According to the CBO’s projections released on Monday, the deficit will surpass $1 trillion per year by 2020, and from 2017, will spike 21 percent to $804 billion. “Federal debt is projected to be on a steadily rising trajectory throughout the decade,” CBO director Keith Hall said after the release of the report. “The increase stems primarily from tax and spending legislation enacted since then—especially the 2017 tax act, the Bipartisan Budget Act of 2018, and the Consolidated Appropriations Act, 2018.”

On Monday night, Kudlow dismissed the CBO projections out of hand. “The CBO, God bless ‘em, they’re very lowball economic growth estimates,” Kudlow told CNN’s Erin Burnett. “The last I looked, they were slightly below 2 percent growth for the next ten years. Our view is lower tax rates, particularly business, create incentives to invest in work ethic and pick up productivity and wages.”

“I’ll take a somewhat larger deficit in order to finance long-term growth in the economy,” Kudlow said.

Burnett then hit Kudlow, a former CNBC host, with a clip of him on 2009 complaining about deficits under former President Barack Obama. “The families of America take a look at this budget and these humongous deficits and the doubling of the debt and so forth and the out of control spending,” Kudlow said in 2009. “This is the most unbalanced fiscal story coming out of Washington, really in our history.”

Kudlow didn’t skip a beat. “The trouble I had with the Obama program was that it was all spending,” Kudlow responded. “And most of it was not spending for infrastructure, most of it was spending for welfare, social spending. That’s not a growth prescription.”

Translation: not all of the money from the Obama stimulus flowed into corporate boardrooms. Therefore, it wasn’t worth it.

Over the past several months, Congressional Republicans who were elected on the back of concern trolling about deficits and debt have struggled to come up with a coherent excuse for why they were alright with voting for the tax bill despite the fact that it would sharply increase the deficit, something that they couldn’t stop screeching about for all of the Obama years.

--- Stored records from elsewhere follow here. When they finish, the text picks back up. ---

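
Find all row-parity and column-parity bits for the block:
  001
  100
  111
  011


Row parities: 1110
Column parities: 001

Row P: 1110, Col P: 001, Corner: 1


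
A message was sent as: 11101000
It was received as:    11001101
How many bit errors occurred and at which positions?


XOR: 00100101

3 error(s) at position(s): 2, 5, 7


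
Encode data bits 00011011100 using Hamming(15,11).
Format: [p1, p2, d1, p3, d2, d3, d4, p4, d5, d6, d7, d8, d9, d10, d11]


Parity bits: p1=0, p2=0, p3=1, p4=0

000100101011100


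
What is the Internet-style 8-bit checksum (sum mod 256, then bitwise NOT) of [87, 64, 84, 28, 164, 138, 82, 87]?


Sum = 734 mod 256 = 222
Complement = 33

33


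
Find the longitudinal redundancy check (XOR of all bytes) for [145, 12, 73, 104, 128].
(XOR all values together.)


XOR chain: 145 ^ 12 ^ 73 ^ 104 ^ 128 = 60

60


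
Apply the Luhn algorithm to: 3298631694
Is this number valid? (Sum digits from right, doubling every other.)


Luhn sum = 52
52 mod 10 = 2

Invalid (Luhn sum mod 10 = 2)


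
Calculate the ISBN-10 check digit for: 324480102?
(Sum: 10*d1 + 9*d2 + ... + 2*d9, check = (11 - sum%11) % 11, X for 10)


Weighted sum: 164
164 mod 11 = 10

Check digit: 1


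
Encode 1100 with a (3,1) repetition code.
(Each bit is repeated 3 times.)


Each bit -> 3 copies

111111000000


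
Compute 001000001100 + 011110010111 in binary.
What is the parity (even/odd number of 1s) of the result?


001000001100 = 524
011110010111 = 1943
Sum = 2467 = 100110100011
1s count = 6

even parity (6 ones in 100110100011)


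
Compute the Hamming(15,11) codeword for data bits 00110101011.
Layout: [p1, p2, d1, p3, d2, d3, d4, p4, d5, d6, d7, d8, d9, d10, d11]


Parity bits: p1=0, p2=1, p3=1, p4=0

010101100101011


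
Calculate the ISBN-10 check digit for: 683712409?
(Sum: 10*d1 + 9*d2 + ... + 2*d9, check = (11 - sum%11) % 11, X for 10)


Weighted sum: 255
255 mod 11 = 2

Check digit: 9


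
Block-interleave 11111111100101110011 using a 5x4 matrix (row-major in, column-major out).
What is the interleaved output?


Matrix:
  1111
  1111
  1001
  0111
  0011
Read columns: 11100110101101111111

11100110101101111111


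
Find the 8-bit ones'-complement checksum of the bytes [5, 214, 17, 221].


Sum = 457 mod 256 = 201
Complement = 54

54


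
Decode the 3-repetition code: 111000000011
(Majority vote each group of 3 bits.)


Groups: 111, 000, 000, 011
Majority votes: 1001

1001


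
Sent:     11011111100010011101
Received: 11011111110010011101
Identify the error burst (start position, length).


XOR: 00000000010000000000

Burst at position 9, length 1


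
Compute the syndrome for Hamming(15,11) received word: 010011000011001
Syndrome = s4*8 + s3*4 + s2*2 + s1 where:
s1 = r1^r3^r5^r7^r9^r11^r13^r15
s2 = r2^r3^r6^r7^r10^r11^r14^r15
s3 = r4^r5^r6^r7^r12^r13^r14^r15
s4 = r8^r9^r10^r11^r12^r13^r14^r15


s1=1, s2=0, s3=0, s4=1

Syndrome = 9 (error at position 9)


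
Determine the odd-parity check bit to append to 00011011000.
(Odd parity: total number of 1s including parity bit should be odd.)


Number of 1s in data: 4
Parity bit: 1

1


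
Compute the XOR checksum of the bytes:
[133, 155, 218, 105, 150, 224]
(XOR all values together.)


XOR chain: 133 ^ 155 ^ 218 ^ 105 ^ 150 ^ 224 = 219

219


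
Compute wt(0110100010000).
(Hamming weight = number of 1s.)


Counting 1s in 0110100010000

4


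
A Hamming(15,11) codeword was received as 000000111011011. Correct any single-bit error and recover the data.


Syndrome = 0: no error detected

Data: 00011011011 (no errors)


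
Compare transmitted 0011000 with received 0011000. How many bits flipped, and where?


XOR: 0000000

0 errors (received matches sent)


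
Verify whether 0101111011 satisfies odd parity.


Number of 1s: 7

Yes, parity is correct (7 ones)


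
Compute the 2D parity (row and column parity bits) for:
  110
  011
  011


Row parities: 000
Column parities: 110

Row P: 000, Col P: 110, Corner: 0


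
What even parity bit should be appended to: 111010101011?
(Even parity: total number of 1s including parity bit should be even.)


Number of 1s in data: 8
Parity bit: 0

0


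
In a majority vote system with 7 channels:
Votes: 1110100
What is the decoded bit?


Ones: 4 out of 7
Threshold: 4

1 (4/7 voted 1)


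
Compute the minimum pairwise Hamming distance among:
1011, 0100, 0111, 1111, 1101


Comparing all pairs, minimum distance: 1
Can detect 0 errors, correct 0 errors

1


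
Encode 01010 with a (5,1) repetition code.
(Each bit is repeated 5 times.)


Each bit -> 5 copies

0000011111000001111100000


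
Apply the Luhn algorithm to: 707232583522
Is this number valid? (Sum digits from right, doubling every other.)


Luhn sum = 46
46 mod 10 = 6

Invalid (Luhn sum mod 10 = 6)


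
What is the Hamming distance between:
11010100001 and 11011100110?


XOR: 00001000111
Count of 1s: 4

4


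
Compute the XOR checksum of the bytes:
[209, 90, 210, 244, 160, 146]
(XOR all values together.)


XOR chain: 209 ^ 90 ^ 210 ^ 244 ^ 160 ^ 146 = 159

159


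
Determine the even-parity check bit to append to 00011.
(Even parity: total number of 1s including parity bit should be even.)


Number of 1s in data: 2
Parity bit: 0

0


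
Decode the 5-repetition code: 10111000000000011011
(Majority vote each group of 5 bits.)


Groups: 10111, 00000, 00000, 11011
Majority votes: 1001

1001


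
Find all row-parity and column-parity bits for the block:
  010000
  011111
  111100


Row parities: 110
Column parities: 110011

Row P: 110, Col P: 110011, Corner: 0


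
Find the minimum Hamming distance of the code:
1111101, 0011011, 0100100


Comparing all pairs, minimum distance: 4
Can detect 3 errors, correct 1 errors

4


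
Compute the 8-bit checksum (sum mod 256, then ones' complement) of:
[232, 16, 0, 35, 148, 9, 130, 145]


Sum = 715 mod 256 = 203
Complement = 52

52


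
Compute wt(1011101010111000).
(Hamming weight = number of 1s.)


Counting 1s in 1011101010111000

9


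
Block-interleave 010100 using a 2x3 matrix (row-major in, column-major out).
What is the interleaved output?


Matrix:
  010
  100
Read columns: 011000

011000


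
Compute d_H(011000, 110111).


XOR: 101111
Count of 1s: 5

5


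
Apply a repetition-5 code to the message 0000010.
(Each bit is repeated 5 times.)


Each bit -> 5 copies

00000000000000000000000001111100000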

Kudlow’s answer represents the reality, that Republicans simply do not care about increasing the deficit as long as they’re used to pay for those things which make America truly great: wars and tax cuts for the disgustingly wealthy. But if the deficit were to be increased in order to pay for something truly horrific—like, say, Medicare for all, or making public college tuition free, or guaranteed housing, or anything tangible that could be shared amongst the public—that would be a tragedy.